Sitting at the front of an inter-city bus is an unnerving experience as I found out today. You do get a good view with the full vision of the windscreen, but every now and again, your heart goes in to your mouth and misses a beat, as an oncoming bus passes, literally inches away, in a sort of modern day jousting. Maybe it’s just me, no one else seemed to bat an eyelid.

The state bus west out of Bangalore to Mysore is a three hour journey for Rs 50.
Halfway there we breakfasted in a foodhal that served puris and sambar – two food items only, no nonsense, cheap, fast and safe. Just as I was tucking in the bus was pulling out to leave so, hand dripping with sambar, I ran out to stop it only to find it re-parking in the shade of a tree.

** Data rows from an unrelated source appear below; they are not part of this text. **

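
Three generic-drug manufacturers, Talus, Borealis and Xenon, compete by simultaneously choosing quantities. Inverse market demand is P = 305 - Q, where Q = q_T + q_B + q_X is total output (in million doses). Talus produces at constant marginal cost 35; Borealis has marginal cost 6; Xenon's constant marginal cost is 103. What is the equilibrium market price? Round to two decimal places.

112.25

Talus's profit: π_T = (305 - Q)q_T - (35q_T). Setting ∂π_T/∂q_T = 0: 270 - 2q_T - (q_B + q_X) = 0.
Borealis's first-order condition: 299 - 2q_B - (q_T + q_X) = 0.
Xenon's first-order condition: 202 - 2q_X - (q_T + q_B) = 0.
Adding the 3 conditions: 771 − 2Q − 2Q = 0, i.e. Q = 771/4.
Back-substituting: q_T = (270 − 771/4) = 309/4, q_B = (299 − 771/4) = 425/4, q_X = (202 − 771/4) = 37/4.
Total output Q = 771/4, so price P = 305 - 771/4 = 449/4.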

Arrived in Mysore at noon and checked in to the New Gayathri Bhavan, a simple and clean place, which charged Rs 185 a night. It was high above the streets so seemed quiet. Quiet that is until the evening, when the generator kicks in a makes a noise not dissimilar to a Porsche 911 flying by. I knew I should have kept those ear plugs they gave me on the flight. The mosquitos here are quite small and bites from them only itch for a short while and they disappear in no time.

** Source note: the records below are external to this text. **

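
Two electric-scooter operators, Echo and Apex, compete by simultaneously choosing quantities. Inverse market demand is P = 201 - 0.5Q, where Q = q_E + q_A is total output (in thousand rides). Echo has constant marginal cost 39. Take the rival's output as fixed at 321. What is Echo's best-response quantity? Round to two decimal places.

1.50

With the rival's output fixed at 321, Echo's profit is π_E = (201 - (1/2)·321 - (1/2)q_E)q_E - (39q_E) = (81/2 - (1/2)q_E)q_E - (39q_E).
∂π_E/∂q_E = 3/2 - q_E = 0, so q_E = 3/2.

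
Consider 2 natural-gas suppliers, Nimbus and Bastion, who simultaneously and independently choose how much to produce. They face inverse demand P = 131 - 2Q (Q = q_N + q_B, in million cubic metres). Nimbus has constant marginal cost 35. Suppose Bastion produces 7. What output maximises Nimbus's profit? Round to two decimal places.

With the rival's output fixed at 7, Nimbus's profit is π_N = (131 - 2·7 - 2q_N)q_N - (35q_N) = (117 - 2q_N)q_N - (35q_N).
∂π_N/∂q_N = 82 - 4q_N = 0, so q_N = 41/2.

20.50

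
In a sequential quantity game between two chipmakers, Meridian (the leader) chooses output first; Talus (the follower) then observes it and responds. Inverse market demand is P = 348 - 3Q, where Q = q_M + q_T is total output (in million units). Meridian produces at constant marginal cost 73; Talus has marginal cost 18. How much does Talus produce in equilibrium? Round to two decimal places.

36.67

Solve by backward induction. Given q_M, the follower Talus maximises π_T = (348 - 3q_M - 3q_T)q_T - 18q_T.
∂π_T/∂q_T = 330 - 3q_M - 6q_T = 0 gives the reaction function q_T = (330 - 3q_M)/6.
The leader anticipates this reaction. Substituting into P = 348 - 3Q gives P = 183 - (3/2)q_M, so π_M = (183 - (3/2)q_M)q_M - 73q_M.
Maximising: ∂π_M/∂q_M = 110 - 3q_M = 0, giving q_M = 110/3.
Then q_T = (330 - 3·(110/3))/6 = 110/3.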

Mysore is small enough to walk around – there’s a colourful market place selling powders in a rainbow of colours and rows of red-green mangoes, oranges, jackfruit and green bananas. The mangoes are sweet and so juicy it is practically impossible to eat them without needing a shower.

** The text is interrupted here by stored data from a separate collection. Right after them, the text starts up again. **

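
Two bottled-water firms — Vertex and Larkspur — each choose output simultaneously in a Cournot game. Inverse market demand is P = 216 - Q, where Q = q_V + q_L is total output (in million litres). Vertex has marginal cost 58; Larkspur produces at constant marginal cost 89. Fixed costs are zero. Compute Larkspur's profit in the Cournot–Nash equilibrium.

1024

Vertex's profit: π_V = (216 - Q)q_V - (58q_V). Setting ∂π_V/∂q_V = 0: 158 - 2q_V - (q_L) = 0.
Larkspur's first-order condition: 127 - 2q_L - (q_V) = 0.
So q_V = (158 - q_L)/2 and q_L = (127 - q_V)/2.
Substituting one into the other gives q_V = 63 and q_L = 32.
Price P = 216 - 95 = 121.
Larkspur's profit: (121 - 89)·32 = 1024.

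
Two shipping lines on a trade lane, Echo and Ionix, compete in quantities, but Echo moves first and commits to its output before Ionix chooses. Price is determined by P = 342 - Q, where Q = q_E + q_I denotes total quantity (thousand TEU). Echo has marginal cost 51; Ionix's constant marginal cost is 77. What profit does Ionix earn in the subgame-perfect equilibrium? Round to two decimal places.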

The Mysore palace dominates the city. A beautiful building, surprisingly modern, it smacks of a gorgeous colonial splendour; scenes from the Jewel in the Crown seem to come right out of the hard-wood floors and spiralling stairwells. The Durbar Hall has an ornate ceiling and sculpted pillars, there is a jewel encrusted golden throne and a gallery of pictures of the Wodeyar dynasty. You have to be nimble footed on the hot pavement stones as you have to enter the palace complex barefoot.

I left the palace and checked my emails at a cyber cafĂ© –according to www.lonelyplanet.com. there would be a “Pooram” an annual festival of temple elephants which attracts in excess of 100,000 people on the 10th of May in Trichur in north Kerala. So that was it, my next stop.